A clash of cultures?
Big Brother contestants have been accused of racism in their attacks on housemate Shilpa Shetty. But when does ignorance end and racism begin?
The treatment of Bollywood actress Shilpa Shetty, a contestant on the Channel 4 reality show, has attracted more than 30,000 complaints, caused a minor diplomatic incident and prompted the show's sponsor Carphone Warehouse to pull out.
Three of the contestants - Danielle Lloyd, Jo O'Meara and Jade Goody - have been accused of bullying and making racist comments but friends of the three women, who are locked in the house, have said they are not racist people.
On Thursday night, Goody was challenged by Big Brother about calling Shilpa "Shilpa Poppadom". She denied it was a racist comment and apologised for any offence.
Even before this outburst, remarks such as "you don't know where those hands have been" and Shetty being told in foul language to "go home" were enough for some people to make up their minds that this was a row fuelled by Shetty's ethnicity.
Giving her personal view of Channel 4's role as broadcaster, Culture Secretary Tessa Jowell said: "To make entertainment out of racism is disgusting."
Yet Shetty herself has told housemates she does not believe the attacks on her are racially motivated.
And among the thousands of viewers who have emailed the BBC website, many said they thought the comments - before Jade made her poppadom remark - reflected ignorance rather than racism. So where does one end and the other begin?
In the eyes of the law, Shetty would have a case to make under race legislation, says solicitor Chris Boothman, an expert on race law.
He believes the complaints are not yet serious enough to warrant a criminal prosecution, which requires harassment over a long period, but he believes Shetty could have a case to pursue in the civil courts.
"If I was advising her I would advise to sue Channel 4 under the Race Relations Act.
"The major area of risk for Channel 4 is that they have done little or nothing to intervene or try to stop this behaviour.
They have a responsibility to intervene."
Other leading lawyers have said Shetty would also have a case to make under employment legislation, as a "worker" of Channel 4.
Before Goody made her remarks on Thursday, Channel 4 said there had been no overt racial abuse, and
unambiguous racist behaviour would not be tolerated.
But many commentators believe race has played a part. Sarfraz Manzoor, a British broadcaster of Pakistani origin, says he initially believed it was a "clash of culture and a clash of class" but changed his mind after a few days of viewing.
"It's too easy to say that if Shilpa Shetty was pink or blue or green she'd be getting the same treatment - I don't think that's true."
Liz Carnell of the Bullying Online charity says: "I don't think that the remarks would have been made to someone from a white background. I think they have been made because of her culture."

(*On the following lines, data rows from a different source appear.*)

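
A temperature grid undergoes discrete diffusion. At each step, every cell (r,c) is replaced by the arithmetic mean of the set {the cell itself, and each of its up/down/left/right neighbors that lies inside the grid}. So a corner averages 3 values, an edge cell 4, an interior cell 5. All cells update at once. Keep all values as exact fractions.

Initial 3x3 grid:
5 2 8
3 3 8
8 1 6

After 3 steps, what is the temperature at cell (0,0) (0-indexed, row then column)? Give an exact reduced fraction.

Answer: 8909/2160

Derivation:
Step 1: cell (0,0) = 10/3
Step 2: cell (0,0) = 151/36
Step 3: cell (0,0) = 8909/2160
Full grid after step 3:
  8909/2160 33779/7200 3613/720
  61783/14400 3337/750 24811/4800
  1001/240 11143/2400 1171/240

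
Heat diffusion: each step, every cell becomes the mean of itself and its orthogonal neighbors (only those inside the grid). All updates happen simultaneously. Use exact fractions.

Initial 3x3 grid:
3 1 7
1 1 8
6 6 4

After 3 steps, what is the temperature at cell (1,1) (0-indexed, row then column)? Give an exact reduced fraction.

Step 1: cell (1,1) = 17/5
Step 2: cell (1,1) = 92/25
Step 3: cell (1,1) = 5849/1500
Full grid after step 3:
  6379/2160 523/150 2291/540
  5187/1600 5849/1500 16327/3600
  509/135 61333/14400 387/80

Answer: 5849/1500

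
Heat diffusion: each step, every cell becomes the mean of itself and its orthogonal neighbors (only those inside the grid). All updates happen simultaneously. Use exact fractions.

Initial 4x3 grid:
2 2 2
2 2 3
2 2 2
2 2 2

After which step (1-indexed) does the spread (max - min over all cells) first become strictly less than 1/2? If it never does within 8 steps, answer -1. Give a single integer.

Step 1: max=7/3, min=2, spread=1/3
  -> spread < 1/2 first at step 1
Step 2: max=271/120, min=2, spread=31/120
Step 3: max=2371/1080, min=2, spread=211/1080
Step 4: max=232897/108000, min=3647/1800, spread=14077/108000
Step 5: max=2084407/972000, min=219683/108000, spread=5363/48600
Step 6: max=62060809/29160000, min=122869/60000, spread=93859/1166400
Step 7: max=3709474481/1749600000, min=199736467/97200000, spread=4568723/69984000
Step 8: max=221732435629/104976000000, min=6013618889/2916000000, spread=8387449/167961600

Answer: 1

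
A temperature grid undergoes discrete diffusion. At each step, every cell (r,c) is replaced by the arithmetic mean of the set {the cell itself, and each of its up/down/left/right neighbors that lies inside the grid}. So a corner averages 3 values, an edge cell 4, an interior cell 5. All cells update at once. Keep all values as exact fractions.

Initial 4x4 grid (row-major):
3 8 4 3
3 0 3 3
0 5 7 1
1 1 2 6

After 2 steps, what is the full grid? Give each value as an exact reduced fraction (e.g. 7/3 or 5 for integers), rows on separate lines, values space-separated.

After step 1:
  14/3 15/4 9/2 10/3
  3/2 19/5 17/5 5/2
  9/4 13/5 18/5 17/4
  2/3 9/4 4 3
After step 2:
  119/36 1003/240 899/240 31/9
  733/240 301/100 89/25 809/240
  421/240 29/10 357/100 267/80
  31/18 571/240 257/80 15/4

Answer: 119/36 1003/240 899/240 31/9
733/240 301/100 89/25 809/240
421/240 29/10 357/100 267/80
31/18 571/240 257/80 15/4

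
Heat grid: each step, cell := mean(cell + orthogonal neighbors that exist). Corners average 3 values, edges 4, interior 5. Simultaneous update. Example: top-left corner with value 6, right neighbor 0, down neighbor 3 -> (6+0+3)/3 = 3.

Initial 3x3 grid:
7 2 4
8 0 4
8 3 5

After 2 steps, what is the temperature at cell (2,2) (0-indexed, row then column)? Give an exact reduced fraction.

Answer: 15/4

Derivation:
Step 1: cell (2,2) = 4
Step 2: cell (2,2) = 15/4
Full grid after step 2:
  44/9 313/80 59/18
  423/80 393/100 839/240
  193/36 133/30 15/4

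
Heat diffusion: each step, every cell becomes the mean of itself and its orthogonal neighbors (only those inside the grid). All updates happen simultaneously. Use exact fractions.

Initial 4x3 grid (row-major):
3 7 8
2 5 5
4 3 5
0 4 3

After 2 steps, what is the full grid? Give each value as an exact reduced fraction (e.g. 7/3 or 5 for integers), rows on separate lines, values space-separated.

Answer: 53/12 1249/240 109/18
283/80 118/25 1249/240
757/240 347/100 359/80
89/36 401/120 7/2

Derivation:
After step 1:
  4 23/4 20/3
  7/2 22/5 23/4
  9/4 21/5 4
  8/3 5/2 4
After step 2:
  53/12 1249/240 109/18
  283/80 118/25 1249/240
  757/240 347/100 359/80
  89/36 401/120 7/2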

The subject has gripped the media
But what constitutes racism can be a matter of interpretation and others have been more cautious in their assessment.
Before the language used in the Big Brother house escalated on Thursday night, Sunny Hundal, who edits the Asians in Media website, offered some comfort to Goody, saying he believed she had been misquoted.
"She is quoted as telling Shilpa Shetty to 'go back to the slums', referring to India as a slum. I think she actually said 'go to the slums', referring to her own upbringing.
"Of course, if she was referring to India as a slum, then that would certainly be a racial slur."
But some viewers told the BBC Goody had said "go back to the slums" on a separate occasion.
Mr Hundal said Lloyd and O'Meara had made racist statements. A short transcript of an exchange which features foul language appears below.
O'Meara declared Indians were thin because they undercooked chicken.
And Lloyd said Shetty should "fuck off home" and could not speak English properly.
Protests were sparked in India
"I think it would become racist if they were to be disparaging of Shilpa Shetty because of her being Asian or being Indian or coming from a Third World country, and saying 'you are Indian therefore your are not as important'. That would be racist," says Mr Hundal.
"Jade hasn't said anything along those lines. But I believe the other two have."
People in Mumbai, Shetty's home city, were asked by BBC Radio Five Live whether they thought she was a victim of racist bullying and some said they thought it nasty without being racist.
When Goody was called into the house's diary room to explain her latest comments, Goody said: "She is Indian so will have an Indian name."
Shortly afterwards, Shetty told housemates: "When I actually thought about it, I know it's not a racist thing... people say things in anger."
She does not know all that has been said behind her back, but Goody later told her she had called her "Shilpa Poppadom" and the two women hugged in a gesture which suggested a truce.